Базарный народ сам щедро платил им за их искусство – за пение Бори и за ловкие штуки Шегена. Им перепадали и пирожки, и шанежки, и рыбешка.

– Опера ты моя! – воскликнул Шеген, обняв Борю одной рукой, а меня другой. Но я так и не понял, что такое «опера».

С базара они привели меня в свой «дворец». Это была просторная пещерка в обрывистом береге Урала, образовавшаяся от выемки глины на постройки. Пол «дворца» был устлан свежим камышом. Здесь было довольно просторно, ровный свет проникал из входа. В особом гнезде, вырытом в стенке, стояли в ряд пятнадцать книг. Я сосчитал их с первого взгляда. Считать – это привычка пастуха, без которой он может остаться в большом убытке.

– Умеешь читать? – спросил Шеген, поймав на книгах мой взгляд.

– Нет. Умею считать.

– Это плохо.

Обида загорелась во мне. Я хотел спросить, не думает ли он, что неграмотный грамотным не товарищ, но удержался.

Эти первые городские дни протекали для меня в сплошных столкновениях с чужими привычками и чуждыми мне понятиями. Здесь нельзя было ступить ни шагу, чтобы не споткнуться обо что-нибудь «городское». Мое ревнивое стремление ни в чем не отстать от моих друзей то и дело ставило меня в нелепое положение. Я злился на себя и завидовал товарищам. Шеген это сразу заметил и твердо сказал:

– Три дня сроку, чтобы ты научился радоваться и злиться вместе с нами, а не отдельно сам по себе!

Я обещал ему научиться. Шеген был мудрец, прошедший сквозь многие испытания жизни.

Боря поставил на огонь черный закоптелый чайник и начал петь. В его устремленных за реку грустных глазах отражалась тоска. Он пел о своей матери. Он не помнил ее, но сердце сироты подсказывало, что у него когда-то была родная мать. Этой песней он не исцелял свое сиротское сердце, а только глубже царапал его, чтобы на всю жизнь запечатлеть в нем имя матери. Мы с Шегеном зачарованно слушали.

Я вспомнил о своей матери, и губы мои уже расползались, чтобы издать первый звук тоскливого плача.

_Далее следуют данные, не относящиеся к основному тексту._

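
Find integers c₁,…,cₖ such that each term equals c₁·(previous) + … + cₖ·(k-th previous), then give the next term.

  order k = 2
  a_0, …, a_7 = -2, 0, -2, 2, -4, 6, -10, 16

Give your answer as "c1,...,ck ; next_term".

-1,1 ; -26

  a_2 = -1·0 + 1·-2 = -2
  a_3 = -1·-2 + 1·0 = 2
  a_4 = -1·2 + 1·-2 = -4
  a_5 = -1·-4 + 1·2 = 6
  a_6 = -1·6 + 1·-4 = -10
  a_7 = -1·-10 + 1·6 = 16
  a_8 = -1·16 + 1·-10 = -26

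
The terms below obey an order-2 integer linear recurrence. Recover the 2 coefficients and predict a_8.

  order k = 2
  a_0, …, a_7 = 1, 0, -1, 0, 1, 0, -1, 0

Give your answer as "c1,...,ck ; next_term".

0,-1 ; 1

  a_2 = 0·0 + -1·1 = -1
  a_3 = 0·-1 + -1·0 = 0
  a_4 = 0·0 + -1·-1 = 1
  a_5 = 0·1 + -1·0 = 0
  a_6 = 0·0 + -1·1 = -1
  a_7 = 0·-1 + -1·0 = 0
  a_8 = 0·0 + -1·-1 = 1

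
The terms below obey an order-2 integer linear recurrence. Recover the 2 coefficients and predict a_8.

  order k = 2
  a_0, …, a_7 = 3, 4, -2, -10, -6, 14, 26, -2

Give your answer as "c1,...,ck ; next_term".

1,-2 ; -54

  a_2 = 1·4 + -2·3 = -2
  a_3 = 1·-2 + -2·4 = -10
  a_4 = 1·-10 + -2·-2 = -6
  a_5 = 1·-6 + -2·-10 = 14
  a_6 = 1·14 + -2·-6 = 26
  a_7 = 1·26 + -2·14 = -2
  a_8 = 1·-2 + -2·26 = -54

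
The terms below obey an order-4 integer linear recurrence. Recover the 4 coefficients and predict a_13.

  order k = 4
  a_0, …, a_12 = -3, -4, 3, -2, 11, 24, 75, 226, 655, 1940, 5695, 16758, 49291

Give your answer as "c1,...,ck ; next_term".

2,3,0,-2 ; 144976

  a_4 = 2·-2 + 3·3 + 0·-4 + -2·-3 = 11
  a_5 = 2·11 + 3·-2 + 0·3 + -2·-4 = 24
  a_6 = 2·24 + 3·11 + 0·-2 + -2·3 = 75
  a_7 = 2·75 + 3·24 + 0·11 + -2·-2 = 226
  a_8 = 2·226 + 3·75 + 0·24 + -2·11 = 655
  a_9 = 2·655 + 3·226 + 0·75 + -2·24 = 1940
  a_10 = 2·1940 + 3·655 + 0·226 + -2·75 = 5695
  a_11 = 2·5695 + 3·1940 + 0·655 + -2·226 = 16758
  a_12 = 2·16758 + 3·5695 + 0·1940 + -2·655 = 49291
  a_13 = 2·49291 + 3·16758 + 0·5695 + -2·1940 = 144976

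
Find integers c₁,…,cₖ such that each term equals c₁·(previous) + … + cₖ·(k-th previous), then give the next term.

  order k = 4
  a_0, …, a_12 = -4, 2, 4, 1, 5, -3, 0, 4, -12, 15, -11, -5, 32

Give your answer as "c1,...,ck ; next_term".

  a_4 = -1·1 + 0·4 + 1·2 + -1·-4 = 5
  a_5 = -1·5 + 0·1 + 1·4 + -1·2 = -3
  a_6 = -1·-3 + 0·5 + 1·1 + -1·4 = 0
  a_7 = -1·0 + 0·-3 + 1·5 + -1·1 = 4
  a_8 = -1·4 + 0·0 + 1·-3 + -1·5 = -12
  a_9 = -1·-12 + 0·4 + 1·0 + -1·-3 = 15
  a_10 = -1·15 + 0·-12 + 1·4 + -1·0 = -11
  a_11 = -1·-11 + 0·15 + 1·-12 + -1·4 = -5
  a_12 = -1·-5 + 0·-11 + 1·15 + -1·-12 = 32
  a_13 = -1·32 + 0·-5 + 1·-11 + -1·15 = -58

-1,0,1,-1 ; -58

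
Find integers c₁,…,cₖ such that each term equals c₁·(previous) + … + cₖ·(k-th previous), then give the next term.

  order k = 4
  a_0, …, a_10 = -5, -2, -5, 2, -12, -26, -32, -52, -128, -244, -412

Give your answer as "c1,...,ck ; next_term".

1,0,2,2 ; -772

  a_4 = 1·2 + 0·-5 + 2·-2 + 2·-5 = -12
  a_5 = 1·-12 + 0·2 + 2·-5 + 2·-2 = -26
  a_6 = 1·-26 + 0·-12 + 2·2 + 2·-5 = -32
  a_7 = 1·-32 + 0·-26 + 2·-12 + 2·2 = -52
  a_8 = 1·-52 + 0·-32 + 2·-26 + 2·-12 = -128
  a_9 = 1·-128 + 0·-52 + 2·-32 + 2·-26 = -244
  a_10 = 1·-244 + 0·-128 + 2·-52 + 2·-32 = -412
  a_11 = 1·-412 + 0·-244 + 2·-128 + 2·-52 = -772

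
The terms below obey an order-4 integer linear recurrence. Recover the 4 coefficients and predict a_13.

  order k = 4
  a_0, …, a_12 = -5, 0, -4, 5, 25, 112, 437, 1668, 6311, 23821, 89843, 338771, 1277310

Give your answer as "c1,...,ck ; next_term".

  a_4 = 4·5 + 0·-4 + -3·0 + -1·-5 = 25
  a_5 = 4·25 + 0·5 + -3·-4 + -1·0 = 112
  a_6 = 4·112 + 0·25 + -3·5 + -1·-4 = 437
  a_7 = 4·437 + 0·112 + -3·25 + -1·5 = 1668
  a_8 = 4·1668 + 0·437 + -3·112 + -1·25 = 6311
  a_9 = 4·6311 + 0·1668 + -3·437 + -1·112 = 23821
  a_10 = 4·23821 + 0·6311 + -3·1668 + -1·437 = 89843
  a_11 = 4·89843 + 0·23821 + -3·6311 + -1·1668 = 338771
  a_12 = 4·338771 + 0·89843 + -3·23821 + -1·6311 = 1277310
  a_13 = 4·1277310 + 0·338771 + -3·89843 + -1·23821 = 4815890

4,0,-3,-1 ; 4815890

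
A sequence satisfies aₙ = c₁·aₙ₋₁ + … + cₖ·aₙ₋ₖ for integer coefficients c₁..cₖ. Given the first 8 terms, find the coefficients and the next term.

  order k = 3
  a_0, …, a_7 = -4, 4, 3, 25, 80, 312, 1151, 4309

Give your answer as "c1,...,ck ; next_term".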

Но Шеген уловил предательскую гримасу и погрозил мне пальцем. Я сдержался. Боря продолжал свою песню. Чайник накренился и заливал огонь.

Так начались мои новые тревожные дни. Мне было радостно, что я сразу нашел хороших друзей. Но в чем истинный смысл этой встречи, я еще не постиг. Я не понимал еще, что стал на путь испытаний, на котором крохотная радость способна искупить в детском сердце тысячи невзгод и огорчений.